Началось с того, что Аврам подумал, что служить и поклоняться нужно одной земле, ибо она приносит плоды и поддерживает жизнь. Но тут он заметил, что она нуждается в дожде с неба. Тогда он взглянул на небо, увидел солнце во всем его великолепии, во всей мощи его благодати и проклятия, и решил было уже служить ему. Тут, однако, оно закатилось, и он убедился, что, значит, оно не может быть высшим в мире. Тогда он обратил взор свой к лупе и заездам - к ним даже с особой готовностью и надеждой. Наверно, первым поводом к его недовольству и толчком к перемене мест и было оскорбление, наносимое его любви к Луне, божеству Уру и Харрана, теми преувеличенными государственными почестями, которые, в ущерб Сину, пастуху звезд, оказывал солнечному началу, Шамашу-Белу-Мардуку. Нимрод Вавилонский. Возможно даже, что это была хитрость бога, который, рассчитывая возвеличиться в Авираме и приобрести благодаря ему имя, вызвал в нем через его любовь к Луне первое несогласье и беспокойство, использовал их для собственных целей и сделал их тайным началом своей карьеры. Ибо когда взошла утренняя звезда, пастух и стадо исчезли, и Аврам заключил: "Нет, и эти боги тоже недостойны меня". Душа его была отягощена заботой, и он заключил: "Хоть они и высоки, но не будь над ними владыки, который ими управляет, как могли бы одни из них восходить, а другие заходить? Мне, человеку, не пристало служить им, а не тому, кто ими повелевает". И ум Авраама доискивался истины с такой озабоченной настойчивостью, что господь бог, глубоко растрогавшись, сказал про себя: "Я помажу тебя миром радости обильнее, чем твоих сотоварищей!"

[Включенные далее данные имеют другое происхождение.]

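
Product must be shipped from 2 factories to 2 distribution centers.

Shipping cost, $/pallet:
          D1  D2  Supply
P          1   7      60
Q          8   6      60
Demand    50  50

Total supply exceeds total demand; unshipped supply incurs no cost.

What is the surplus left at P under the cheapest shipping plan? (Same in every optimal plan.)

10

An optimal plan:
  P->D1: 50 × $1 = $50
  Q->D2: 50 × $6 = $300
Total cost = $350.
P ships 50 of its 60, leaving 10.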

Так, из стремленья к высшему, Авраам открыл бога и, уча других, сформировал его и придумал, и облагодетельствовал этим все заинтересованные стороны - бога, себя самого и людей, чьи души, уча, завоевывал. Бога - тем, что дал ему осуществиться в человеческом познании, себя же и своих прозелитов тем, что свел множественное и устрашающее неведомое к единичному и успокаивающе известному, к определенному владыке, от которого шло все, - и добро и зло, и внезапное, ужасное и благодатно привычное, - к владыке, которого следовало держаться в любых обстоятельствах. Авраам собрал разные силы в одну силу и назвал ее господом - ее одну и раз навсегда, а не только для праздника, когда в льстивых гимнах приписывают всю силу и отдают все почести какому-то одному богу, Мардуку, Ану или Шамашу, чтобы на следующий же день и в соседнем храме пропеть другому богу это же самое. "Ты единственный и высочайший, без тебя не вершится никакой суд и ничего не решается, ни один бог ни на земле, ни на небе не в силах тебе противиться, ты выше всего их сонма!" Это из угодливости и от поглощенности мгновеньем часто твердили и пели в царстве Нимрода; Авраам же открыл и объяснил, что на самом деле это может быть сказано лишь одному, всегда одному и тому же, притом вполне известному, поскольку все шло от него, и делавшему, следовательно, известным начало всего на свете. Люди, среди которых вырос Авраам, были очень озабочены тем, чтобы их благодарность или мольба дошла до этого начала. Покаянную молитву в беде они начинали целым перечнем богов, старательно призывая на помощь всех, чьи имена им только были известны, чтобы ни в коем случае не пропустить того, кто послал им эту напасть и как раз ею ведал; ибо они не знали, кто же он. Авраам знал и учил этому. То был всегда только Он, самый высокий, единственный, кто мог быть для человека настоящим богом и к кому по прямому назначенью попадали и крик человека о помощи, и его хвалебная песнь.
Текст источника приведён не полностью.